Clothes Too Real for the Runway
You'd expect that most designers aspire to present new collections during one of the many regimented fashion weeks atop a catwalk, quite literally pedestaling their clothes above the audience. This isn't any mere garment, or so the runway show implies. This is art. This is luxury. This is unattainable and exclusive.
Camiel Fortgens, meanwhile, held his very first on-calendar Paris Fashion Week runway show on the street.
Fortgens hit the message home by later placing models on treadmills against a quotidian but farcical backdrop, again reiterating the absurdity of the runway spectacle. Like several other quality creatives mercifully shaking up the stiffness of fashion week, Camiel Fortgens' clothes are meant to be worn. (several years ago, Fortgens' showroom hosted a "runway show" in a similarly-minded send-up of Paris' staid catwalks and, tellingly, it co-starred Evan Kinori, fellow Good Clothes Maker)
The young Dutch designer's imprint is just over a decade old. In that time, Fortgens' approach to unpretentiously revisionary clothing has been honed to a platonic ideal, raking plaudits from ear-to-ground garmentos in California, Tokyo, Seoul, and his' native Amsterdam, where the Camiel Fortgens flagship store opened just about a year ago.
Laudably, even as Fortgens has advanced his design language to tackle ever more advanced propositions, he's never abandoned the real-deal wearable as his guiding star.
Just about every item of Camiel Fortgens clothing is of the toss-on-and-go variety, his no-frills naming scheme — signature items include "'70s Cardigans," "Simple Jackets," "Big Tees," and "Suit Pants" — reflective of the goods' utilitarian inspirations.
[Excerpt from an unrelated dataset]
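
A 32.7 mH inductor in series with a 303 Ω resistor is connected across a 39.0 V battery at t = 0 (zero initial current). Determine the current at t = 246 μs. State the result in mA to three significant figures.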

Even when Fortgens twists a collar or leaves a seam's stitching raw or blows up a coat into a cocoon, the end product is remains a wardrobe staple. It's just been viewed askew, tilted to highlight its intentional make or confront norms of silhouette and proportion.
And so, Fortgens' clothes belong on the street, strolling past other clothes — maybe even their forebears. Cleverly, the models in Fortgens' SS26 show clutched portable speakers to provide the presentation's soundtrack, drawing eyes to the sunfaded T-shirts and super-size stacked shirts.
Fortgens' knowingly playful styling, with wild wigs and dissected footwear, only emphasized the purposefulness undergirding it all. With clothes as classic as they are considered, why not have a little fun? After all, is that not the entire point of getting dressed?